Much like its position on mobile ICBMs, the United States maintains that inspectors cannot distinguish between nuclear-tipped and conventionally armed SLCMs without unacceptably intrusive methods and has invited the Soviets to propose an acceptable scheme.

The Pentagon plans to deploy about 4,000 SLCMs, almost 800 of them nuclear-armed. Recently in Geneva, the Soviets proposed a limit of 400 nuclear and 600 conventional SLCMs for each side. U.S. officials considered that a regressive move because it reintroduces an effort to limit conventional SLCMs, despite summit references only to nuclear SLCMs.

-- Air-launched cruise missiles. The Soviets want to limit these weapons to a range of 375 miles, which the United States opposes. Another problem is counting how many ALCMs a bomber carries. Because aircraft carry different loadings depending on their daily assignments, the United States wants each ALCM-carrying bomber to count as if it had six ALCMs--and thus six warheads--even though some U.S. B-52s are being outfitted to carry up to 20. The Soviets want each ALCM bomber counted as if it carried its maximum possible load.

-- Sublimits on ICBMs.

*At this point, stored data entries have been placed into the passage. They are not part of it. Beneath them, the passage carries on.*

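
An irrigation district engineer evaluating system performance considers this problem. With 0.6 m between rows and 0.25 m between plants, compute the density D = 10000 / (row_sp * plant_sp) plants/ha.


D = 10000 / (row_sp * plant_sp)
  = 10000 / (0.6 * 0.25)
  = 10000 / 0.1500
  = 66666.67 plants/ha


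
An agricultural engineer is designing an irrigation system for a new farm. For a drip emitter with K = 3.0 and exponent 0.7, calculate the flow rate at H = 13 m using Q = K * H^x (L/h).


Q = K * H^x
  = 3.0 * 13^0.7
  = 3.0 * 6.0223
  = 18.07 L/h


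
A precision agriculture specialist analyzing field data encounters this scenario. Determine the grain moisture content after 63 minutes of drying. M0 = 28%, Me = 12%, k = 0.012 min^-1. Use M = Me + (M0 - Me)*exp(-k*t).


M = Me + (M0 - Me) * e^(-k*t)
  = 12 + (28 - 12) * e^(-0.012*63)
  = 12 + 16 * e^(-0.756)
  = 12 + 16 * 0.46954
  = 12 + 7.5127
  = 19.51%


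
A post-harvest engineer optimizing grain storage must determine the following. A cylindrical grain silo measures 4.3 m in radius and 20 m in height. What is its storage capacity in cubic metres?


V = pi * r^2 * h
  = pi * 4.3^2 * 20
  = pi * 18.49 * 20
  = 1161.76 m^3


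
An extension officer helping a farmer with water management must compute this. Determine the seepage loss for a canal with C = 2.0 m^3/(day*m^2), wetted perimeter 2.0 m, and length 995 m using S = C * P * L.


S = C * P * L
  = 2.0 * 2.0 * 995
  = 3980 m^3/day


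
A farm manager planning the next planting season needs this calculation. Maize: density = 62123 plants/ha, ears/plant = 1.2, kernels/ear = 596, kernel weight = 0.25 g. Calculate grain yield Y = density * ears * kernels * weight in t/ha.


Y = density * ears * kernels * kw
  = 62123 * 1.2 * 596 * 0.25 g/ha
  = 11107592.40 g/ha
  = 11107.59 kg/ha = 11.11 t/ha


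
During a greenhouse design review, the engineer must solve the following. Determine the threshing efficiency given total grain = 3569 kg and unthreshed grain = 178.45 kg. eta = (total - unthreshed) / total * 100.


eta = (total - unthreshed) / total * 100
    = (3569 - 178.45) / 3569 * 100
    = 3390.55 / 3569 * 100
    = 95%


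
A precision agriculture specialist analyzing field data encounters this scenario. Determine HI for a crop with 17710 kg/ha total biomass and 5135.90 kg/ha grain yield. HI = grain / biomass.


HI = grain_yield / biomass
   = 5135.90 / 17710
   = 0.29


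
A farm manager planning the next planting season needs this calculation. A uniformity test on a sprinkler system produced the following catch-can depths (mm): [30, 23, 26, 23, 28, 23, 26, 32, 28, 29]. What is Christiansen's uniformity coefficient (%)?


xbar = 268 / 10 = 26.800
sum|xi - xbar| = 26
CU = 100 * (1 - 26 / (10 * 26.800))
   = 100 * (1 - 0.0970)
   = 90.30%


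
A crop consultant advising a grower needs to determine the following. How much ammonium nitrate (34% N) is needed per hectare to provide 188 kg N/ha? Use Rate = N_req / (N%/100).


Rate = N_required / (N_content / 100)
     = 188 / (34 / 100)
     = 188 / 0.34
     = 552.94 kg/ha


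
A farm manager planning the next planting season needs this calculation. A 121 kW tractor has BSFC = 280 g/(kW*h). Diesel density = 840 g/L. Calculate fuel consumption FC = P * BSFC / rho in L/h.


FC = P * BSFC / rho_fuel
   = 121 * 280 / 840
   = 33880 / 840
   = 40.33 L/h


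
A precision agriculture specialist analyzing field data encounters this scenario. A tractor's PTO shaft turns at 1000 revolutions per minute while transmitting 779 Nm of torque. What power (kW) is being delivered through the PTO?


P = 2*pi*n*T / 60000
  = 2*pi * 1000 * 779 / 60000
  = 4894601.35 / 60000
  = 81.58 kW


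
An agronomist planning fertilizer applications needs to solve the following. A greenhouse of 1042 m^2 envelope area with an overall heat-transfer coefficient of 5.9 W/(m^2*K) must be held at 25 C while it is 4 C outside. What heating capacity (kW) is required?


dT = 25 - (4) = 21 K
Q = U * A * dT
  = 5.9 * 1042 * 21
  = 129103.80 W = 129.10 kW


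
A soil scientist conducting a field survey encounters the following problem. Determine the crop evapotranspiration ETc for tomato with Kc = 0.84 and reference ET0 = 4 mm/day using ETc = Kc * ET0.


ETc = Kc * ET0
    = 0.84 * 4
    = 3.36 mm/day


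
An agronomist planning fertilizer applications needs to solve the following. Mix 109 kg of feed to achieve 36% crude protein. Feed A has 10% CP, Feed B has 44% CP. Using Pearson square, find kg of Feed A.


parts_A = CP_b - target = 44 - 36 = 8
parts_B = target - CP_a = 36 - 10 = 26
total_parts = 8 + 26 = 34
Feed A = 109 * 8 / 34 = 25.65 kg
Feed B = 109 * 26 / 34 = 83.35 kg

25.65 kg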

The United States wants a ceiling of between 3,000 and 3,300 warheads on these fastest, most accurate nuclear weapons, in which the Soviets have an advantage. The Soviets said they will agree if a comparable limit is placed on submarine-launched ballistic missiles, in which the United States has an advantage. One option put before Reagan this week is for the United States to withdraw its proposal because the two sides have already agreed to a 4,900 limit on ICBMs and SLBMs combined.